Millennials blame student debt for delaying house and car purchases, but that might only be true for college dropouts.
“Student debt is indeed a barrier for a significant minority—college dropouts—but that it’s generally not holding back those who earned degrees,” Josh Mitchell wrote for The Wall Street Journal.
The research comes from Navient Corporation, a student loan servicer, and Ipsos, a private research firm, and sheds light on the divide between millennials who earn a college degree and those who enroll in college, but don’t complete their studies. The struggles of graduates are distinct from the struggles of dropouts.
Just as income levels increase with education levels, millennials who borrowed and earned a degree were more likely to have a mortgage, get married, and have children. Achievement mattered more than the debt level. Five- or six-figure debt loads can be shocking, but it’s manageable so long as the borrower’s income can keep pace. The aggregate amount of student debt, now more than $1 trillion nationally, obscures that basic financial truth.
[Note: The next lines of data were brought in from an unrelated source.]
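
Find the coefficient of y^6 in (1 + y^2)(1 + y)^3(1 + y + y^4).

(1 + y^2) has coefficients 1,0,1 for degrees 0…2.
(1 + y)^3 has coefficients 1,3,3,1,0,0,0 for degrees 0…6.
Finally multiplying by (1 + y + y^4), the product of all factors after the first has coefficients 1,4,6,4,2,3,3 for degrees 0…6.
[y^6] = 1·3 + 1·2 = 5.

5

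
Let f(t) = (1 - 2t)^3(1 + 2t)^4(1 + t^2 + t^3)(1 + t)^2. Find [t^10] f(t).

(1 - 2t)^3 has coefficients 1,-6,12,-8 for degrees 0…3.
(1 + 2t)^4 has coefficients 1,8,24,32,16,0,0,0,0,0,0 for degrees 0…10.
Multiplying by (1 + t^2 + t^3) gives running coefficients 1,8,25,41,48,56,48,16,0,0,0 for degrees 0…10.
Finally multiplying by (1 + t)^2, the product of all factors after the first has coefficients 1,10,42,99,155,193,208,168,80,16,0 for degrees 0…10.
[t^10] = 1·0 − 6·16 + 12·80 − 8·168 = -480.

-480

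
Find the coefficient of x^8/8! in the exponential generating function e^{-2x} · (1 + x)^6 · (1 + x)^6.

The EGF product rule gives c_8 = Σ_{k_1+k_2+k_3=8} C(8; k_1,k_2,k_3) · ∏ g_i(k_i), where e^{-2x} gives (-2)^k; (1+x)^6 gives the falling factorial (6)_k; (1+x)^6 gives the falling factorial (6)_k.
g_1(k) for k = 0…8: 1, -2, 4, -8, 16, -32, 64, -128, 256.
g_2(k) for k = 0…8: 1, 6, 30, 120, 360, 720, 720, 0, 0.
g_3(k) for k = 0…8: 1, 6, 30, 120, 360, 720, 720, 0, 0.
First combine the last two factors: h(k) = Σ_j C(k,j)·g_2(j)·g_3(k−j) for k = 0…8: 1, 12, 132, 1320, 11880, 95040, 665280, 3991680, 19958400.
c_8 = Σ_k C(8,k)·g_1(k)·h(8−k) = 1·1·19958400 + 8·(-2)·3991680 + 28·4·665280 + 56·(-8)·95040 + 70·16·11880 + 56·(-32)·1320 + 28·64·132 + 8·(-128)·12 + 1·256·1 = 19958400 − 63866880 + 74511360 − 42577920 + 13305600 − 2365440 + 236544 − 12288 + 256 = -810368.

-810368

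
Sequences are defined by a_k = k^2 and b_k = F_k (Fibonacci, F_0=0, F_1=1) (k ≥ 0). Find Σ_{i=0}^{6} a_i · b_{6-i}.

The convolution is the t^6 coefficient of A(t)B(t).
Σ = 0·8 + 1·5 + 4·3 + 9·2 + 16·1 + 25·1 + 36·0 = 76.

76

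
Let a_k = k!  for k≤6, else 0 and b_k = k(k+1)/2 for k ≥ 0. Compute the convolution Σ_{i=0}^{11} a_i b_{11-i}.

The convolution is the x^11 coefficient of A(x)B(x).
Σ = 1·66 + 1·55 + 2·45 + 6·36 + 24·28 + 120·21 + 720·15 + 0·10 + 0·6 + 0·3 + 0·1 + 0·0 = 14419.

14419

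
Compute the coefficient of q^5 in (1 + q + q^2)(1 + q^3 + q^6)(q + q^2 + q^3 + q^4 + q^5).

(1 + q + q^2) has coefficients 1,1,1 for degrees 0…2.
(1 + q^3 + q^6) has coefficients 1,0,0,1,0,0 for degrees 0…5.
Finally multiplying by (q + q^2 + q^3 + q^4 + q^5), the product of all factors after the first has coefficients 0,1,1,1,2,2 for degrees 0…5.
[q^5] = 1·2 + 1·2 + 1·1 = 5.

5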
For 25-to-30-year-old graduates who borrowed for college, 38 percent held a mortgage, outpacing graduates who still held student loan debt (35 percent), those with no college debt (30 percent), and those who did not borrow for college (22 percent). The average rate for 25-to-30-year-olds was 22 percent.
Similar patterns held for marriage rates and family-starting rates.
Low-debt levels for students tends to correlate with graduates who attended two-year colleges. They avoided debt, but are more likely to default. A four-year degree is more marketable to employers, and two-year degree holders get a smaller return on their investment.
The millennials who are worst off are dropouts. Dropouts who borrowed for college had lower mortgage rates than dropouts who didn’t borrow, were less likely to get married, and were less likely to have children. For dropouts who took on debt to pay for college, they would’ve been better off not borrowing, or possibly skipping their college attempt.
The data suggest that aiding college graduates with high debt loads shouldn’t be such a political priority. Graduates do better in the workforce, and they only comprise 34 percent of older millennials. Of greater concern are the college dropouts living on the economic margins and delaying milestones in life from college plans that didn’t work out.